Et moins les grands partis s'en soucient, moins les Latinos ont une image positive de ces derniers. Certes, ils sont généralement mieux disposés envers le parti démocrate, mais celui-ci "n'en fait pas assez" pour cette catégorie d'électeurs, estime Christine Marie Sierra, professeur émérite de sciences politiques à l'Université du Nouveau Mexique.

"On ne cesse de dire que les démocrates doivent aller chercher la classe ouvrière blanche, ou les femmes blanches dans certaines banlieues. C'est bien joli mais ce n'est pas ça leur base, ce sont les communautés +de couleur+", affirme-t-elle à l'AFP.

Pour elle, les démocrates doivent "investir beaucoup plus" dans cet électorat s'ils veulent mobiliser, "surtout chez les Latinos".

Selon une étude de l'ONG Latino Decisions, 63% des Hispaniques inscrits sur les listes électorales disent vouloir aller voter mardi. Mais plus de la moitié d'entre eux n'ont pas été contactés par un quelconque candidat de leur circonscription.

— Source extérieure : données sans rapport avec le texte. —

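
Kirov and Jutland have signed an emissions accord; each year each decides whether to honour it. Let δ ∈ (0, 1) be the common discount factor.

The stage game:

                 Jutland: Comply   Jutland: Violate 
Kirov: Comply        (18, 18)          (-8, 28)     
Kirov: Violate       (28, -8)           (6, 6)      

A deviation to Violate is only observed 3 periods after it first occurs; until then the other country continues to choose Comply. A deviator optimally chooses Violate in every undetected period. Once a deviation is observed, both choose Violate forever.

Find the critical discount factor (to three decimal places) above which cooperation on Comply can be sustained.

The best deviation is to choose Violate for all 3 undetected periods, earning 28 each, then 6 forever once detected.
Deviation value: 28(1−δ^3)/(1−δ) + 6δ^3/(1−δ); cooperation value: 18/(1−δ).
IC: 18 ≥ 28(1−δ^3) + 6δ^3 = 28 − 22δ^3.
So δ^3 ≥ 10/22 = 5/11, giving δ ≥ (5/11)^(1/3) ≈ 0.769.

0.769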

"Or les électeurs contactés sont toujours plus susceptibles que les autres d'aller effectivement voter", explique David Ayon, qui a participé à cette enquête.

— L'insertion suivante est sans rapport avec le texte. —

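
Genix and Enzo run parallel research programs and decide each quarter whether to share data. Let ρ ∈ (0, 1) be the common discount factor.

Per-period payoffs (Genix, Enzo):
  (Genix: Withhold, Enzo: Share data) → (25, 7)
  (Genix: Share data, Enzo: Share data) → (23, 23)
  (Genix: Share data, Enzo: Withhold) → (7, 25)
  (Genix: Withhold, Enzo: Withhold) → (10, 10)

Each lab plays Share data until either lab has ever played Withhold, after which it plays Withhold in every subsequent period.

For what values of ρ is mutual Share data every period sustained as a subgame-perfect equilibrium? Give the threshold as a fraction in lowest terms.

23/(1−ρ) ≥ 25 + 10ρ/(1−ρ)
23 ≥ 25 − 15ρ
ρ ≥ 2/15.

2/15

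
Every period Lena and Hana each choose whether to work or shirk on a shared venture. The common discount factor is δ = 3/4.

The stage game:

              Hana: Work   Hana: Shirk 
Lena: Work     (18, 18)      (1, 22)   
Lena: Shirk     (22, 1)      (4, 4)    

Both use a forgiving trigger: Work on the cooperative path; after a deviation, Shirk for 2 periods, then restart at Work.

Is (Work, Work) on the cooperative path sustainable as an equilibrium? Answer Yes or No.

Yes

IC: δ+…+δ^2 ≥ (22−18)/(18−4) = 2/7.
At δ = 3/4: partial sum = 1.3125 ≥ 0.2857. Cooperation sustainable.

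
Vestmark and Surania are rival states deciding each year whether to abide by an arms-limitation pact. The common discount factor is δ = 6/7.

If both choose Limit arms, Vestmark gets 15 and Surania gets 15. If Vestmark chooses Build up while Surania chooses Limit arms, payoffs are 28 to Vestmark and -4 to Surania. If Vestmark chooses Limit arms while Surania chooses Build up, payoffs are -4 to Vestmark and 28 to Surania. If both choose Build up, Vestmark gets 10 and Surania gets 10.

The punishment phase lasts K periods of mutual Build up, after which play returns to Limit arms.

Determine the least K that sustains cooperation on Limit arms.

No profitable deviation requires (15−10)(δ+…+δ^K) ≥ 28−15, i.e. δ+…+δ^K ≥ 13/5 ≈ 2.6000.
With δ = 6/7, the partial sums are K=1: 0.8571, K=2: 1.5918, K=3: 2.2216, K=4: 2.7613.
K = 4 is the first length at which the sum reaches 2.6000.

4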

Pour la défense des états-majors politiques, le vote latino est d'autant plus insaisissable qu'il n'est pas issu d'un bloc monolithique mais d'une mosaïque de communautés très diverses, dont l'identification aux grands partis n'est pas nécessairement liée à la nationalité d'origine, relève M. Lopez.

Les républicains peuvent par exemple compter sur le soutien massif des Américains d'origine cubaine, farouchement opposés au régime communiste de l'île, mais aussi de la plupart des vétérans de l'armée ou encore des fidèles des cultes évangéliques qui font florès en Amérique centrale.

Les nombreux électeurs d'origine mexicaine au Texas voteront-ils pour le démocrate Beto O'Rourke? En Floride, où ils se sont réfugiés en masse après l'ouragan Maria, les Porto-Ricains feront-ils pencher la balance en faveur des démocrates? Le suspense restera entier jusqu'à mardi soir.